Huawei was one of the earliest Chinese companies to seek globalization and has depended on markets outside the Chinese mainland for the larger part of its business revenue - more than 60 percent in recent years.
But precisely because it is more active and more well known abroad, it has often become the focus of other countries' trade remedy measures against China.
In October, the US House of Representatives' intelligence committee claimed that Huawei posed a threat to US national security.
On May 15, the European Commission agreed "in principle" to investigate the dumping of and subsidies for Chinese mobile-network equipment, of which the European Union imports more than 1 billion euros worth a year.
The two decisions represent two different directions.
The US decision is a much harsher one and has become a diplomatic issue.
Chinese economists and trade experts have said that a solution cannot be achieved until the two governments build stronger mutual trust.
Meanwhile, the European Commission's decision is not a diplomatic issue. It appears to be based more on economic concerns. It seems more can be done, at both the government and corporate levels, through better communication with the EU and its key member states, so that a mutually beneficial compromise can be arrived at.
The government, suggests Han Liyu, a professor at Renmin University of China's school of law, should learn a lesson by staying away from the market and not interfering in it so often and so heavily.
Consumer subsidies, he says, should be extended directly to customers rather than suppliers.

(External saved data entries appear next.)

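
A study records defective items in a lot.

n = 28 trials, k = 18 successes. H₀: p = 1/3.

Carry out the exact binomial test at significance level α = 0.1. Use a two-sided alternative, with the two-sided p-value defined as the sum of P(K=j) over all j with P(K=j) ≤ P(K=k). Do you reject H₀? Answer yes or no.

reject H₀: yes

Exact binomial: n=28, k=18, p₀=1/3=0.3333
P(X=j) = C(n,j)·p₀^j·(1−p₀)^(n−j); p = Σ P(X=j) over j with P(X=j) ≤ P(X=18)
p-value (two-sided) = 0.00096
At α=0.1: p < α → reject H₀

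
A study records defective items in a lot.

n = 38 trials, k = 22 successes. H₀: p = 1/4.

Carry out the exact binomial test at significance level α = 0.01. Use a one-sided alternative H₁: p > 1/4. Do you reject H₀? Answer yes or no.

Exact binomial: n=38, k=22, p₀=1/4=0.2500
P(X≥22) from Σ C(n,i)·p₀^i·(1−p₀)^(n−i)
p-value (one-sided, H₁ greater) = 0.00002
At α=0.01: p < α → reject H₀

reject H₀: yes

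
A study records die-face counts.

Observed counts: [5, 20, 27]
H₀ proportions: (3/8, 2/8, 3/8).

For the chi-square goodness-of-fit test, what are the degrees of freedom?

degrees of freedom = 2

df = k − 1 = 3 − 1 = 2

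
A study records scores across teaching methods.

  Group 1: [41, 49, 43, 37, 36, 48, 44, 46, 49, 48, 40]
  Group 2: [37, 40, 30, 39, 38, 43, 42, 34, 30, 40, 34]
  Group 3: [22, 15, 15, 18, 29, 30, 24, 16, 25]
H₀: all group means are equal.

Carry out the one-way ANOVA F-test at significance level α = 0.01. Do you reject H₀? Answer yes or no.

reject H₀: yes

Group means [43.73, 37.00, 21.56], grand mean 34.903
SSB = Σnᵢ(x̄ᵢ−x̄)² = 2508.306; SSW = ΣΣ(x−x̄ᵢ)² = 698.404
MSB = 2508.306/2 = 1254.1528; MSW = 698.404/28 = 24.9430
F = MSB/MSW = 50.2807
df = (2, 28)
p-value (upper-tail) = 0.00000
At α=0.01: p < α → reject H₀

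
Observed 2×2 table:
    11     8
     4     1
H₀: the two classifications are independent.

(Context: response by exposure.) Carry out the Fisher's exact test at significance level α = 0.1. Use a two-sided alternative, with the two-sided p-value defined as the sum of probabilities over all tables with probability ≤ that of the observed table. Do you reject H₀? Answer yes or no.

reject H₀: no

Margins: r₁=19, r₂=5, c₁=15, c₂=9, n=24
p_obs = C(19,11)·C(5,4)/C(24,15); sum pmf over tables with pmf ≤ p_obs
p-value (two-sided) = 0.61462
At α=0.1: p ≥ α → fail to reject H₀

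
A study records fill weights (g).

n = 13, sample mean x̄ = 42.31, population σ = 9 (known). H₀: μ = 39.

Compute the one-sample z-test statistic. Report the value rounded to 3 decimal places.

test statistic = 1.326

SE = σ/√n = 9/√13 = 2.4962
z = (x̄−μ₀)/SE = (42.31−39)/2.4962 = 1.3260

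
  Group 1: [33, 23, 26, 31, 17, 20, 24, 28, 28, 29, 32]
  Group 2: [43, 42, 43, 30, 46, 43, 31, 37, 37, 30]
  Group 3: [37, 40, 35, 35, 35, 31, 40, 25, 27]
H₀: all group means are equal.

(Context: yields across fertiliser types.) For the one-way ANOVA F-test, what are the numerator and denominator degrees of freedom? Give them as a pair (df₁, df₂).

degrees of freedom = [2, 27]

k = 3 groups, N = 30 total
df = (k−1, N−k) = (3−1, 30−3) = (2, 27)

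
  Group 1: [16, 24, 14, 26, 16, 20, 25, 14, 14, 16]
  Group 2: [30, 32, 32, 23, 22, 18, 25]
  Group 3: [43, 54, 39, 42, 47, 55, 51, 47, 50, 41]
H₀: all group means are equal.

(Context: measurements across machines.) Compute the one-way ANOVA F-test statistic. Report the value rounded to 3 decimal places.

Group means [18.50, 26.00, 46.90], grand mean 30.963
SSB = Σnᵢ(x̄ᵢ−x̄)² = 4265.563; SSW = ΣΣ(x−x̄ᵢ)² = 667.400
MSB = 4265.563/2 = 2132.7815; MSW = 667.400/24 = 27.8083
F = MSB/MSW = 76.6958
df = (2, 24)

test statistic = 76.696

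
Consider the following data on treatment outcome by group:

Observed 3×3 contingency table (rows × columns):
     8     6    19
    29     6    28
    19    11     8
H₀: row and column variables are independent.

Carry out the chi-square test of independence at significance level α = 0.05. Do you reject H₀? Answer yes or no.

reject H₀: yes

Row totals [33, 63, 38], col totals [56, 23, 55], n=134
χ² = (8−13.79)²/13.79 + (6−5.66)²/5.66 + (19−13.54)²/13.54 + (29−26.33)²/26.33 + (6−10.81)²/10.81 + (28−25.86)²/25.86 + (19−15.88)²/15.88 + (11−6.52)²/6.52 + (8−15.60)²/15.60 = 14.6269
df = 4
p-value (upper-tail) = 0.00554
At α=0.05: p < α → reject H₀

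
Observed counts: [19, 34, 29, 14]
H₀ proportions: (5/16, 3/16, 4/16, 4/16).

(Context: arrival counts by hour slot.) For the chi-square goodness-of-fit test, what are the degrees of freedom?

degrees of freedom = 3

df = k − 1 = 4 − 1 = 3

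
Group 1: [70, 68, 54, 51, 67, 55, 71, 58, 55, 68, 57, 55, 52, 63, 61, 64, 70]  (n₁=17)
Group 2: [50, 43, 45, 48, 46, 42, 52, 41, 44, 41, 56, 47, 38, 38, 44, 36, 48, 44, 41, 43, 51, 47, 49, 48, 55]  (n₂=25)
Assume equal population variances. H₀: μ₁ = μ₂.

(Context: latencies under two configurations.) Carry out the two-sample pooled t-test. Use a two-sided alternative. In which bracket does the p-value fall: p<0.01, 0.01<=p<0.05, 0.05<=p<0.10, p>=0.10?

p-value bracket: p<0.01

x̄₁=61.118, s₁=6.945, n₁=17
x̄₂=45.480, s₂=5.100, n₂=25
s_p² = [16·6.945² + 24·5.100²]/40 = 34.9001
SE = √(s_p²·(1/17+1/25)) = 1.8571
t = (61.118−45.480)/1.8571 = 8.4203
df = 40
p-value (two-sided) = 0.00000
→ bracket: p<0.01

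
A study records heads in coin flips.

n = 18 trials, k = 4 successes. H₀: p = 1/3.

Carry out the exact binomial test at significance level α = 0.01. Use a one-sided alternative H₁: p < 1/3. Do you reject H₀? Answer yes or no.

Exact binomial: n=18, k=4, p₀=1/3=0.3333
P(X≤4) from Σ C(n,i)·p₀^i·(1−p₀)^(n−i)
p-value (one-sided, H₁ less) = 0.23107
At α=0.01: p ≥ α → fail to reject H₀

reject H₀: no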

On the corporate level, Yao Weiqun, associate president of Shanghai WTO Affairs Consultation Center, says Chinese companies should learn to integrate themselves at least as much as Western multinational corporations do in China.
China's local governments, Yao points out, should also realize that strictly complying with WTO rules can benefit China's own economy as much as foreign businesses.
As for Huawei, it is unfairly made a target for having succeeded on the basis of government subsidies, says Tu Xinquan, deputy director of the University of International Business and Economics' WTO institute.
Huawei, as a privately held but highly globalized company, has all along generated most of its sales from the world market.
It has not benefited much from government-subsidized programs at home, he says.
Huawei was launched in 1987 in Shenzhen, initially as a sales agent for telecom switch units imported from Hong Kong.
In 1992, it began to sell the switch units it made to small users. Most of its income of 1.5 billion yuan ($244 million; 190 million euros) was from rural China in 1995. But 10 years later, it was already been able to generate some $500 million sales from markets outside China, becoming a champion of Chinese companies actively expanding in the world.
In 2010, the company announced 182.5 billion yuan in total revenue, of which around 120 billion yuan was from overseas.
In 2011, as its revenue rose to 203.9 billion yuan, 138 billion yuan was from overseas.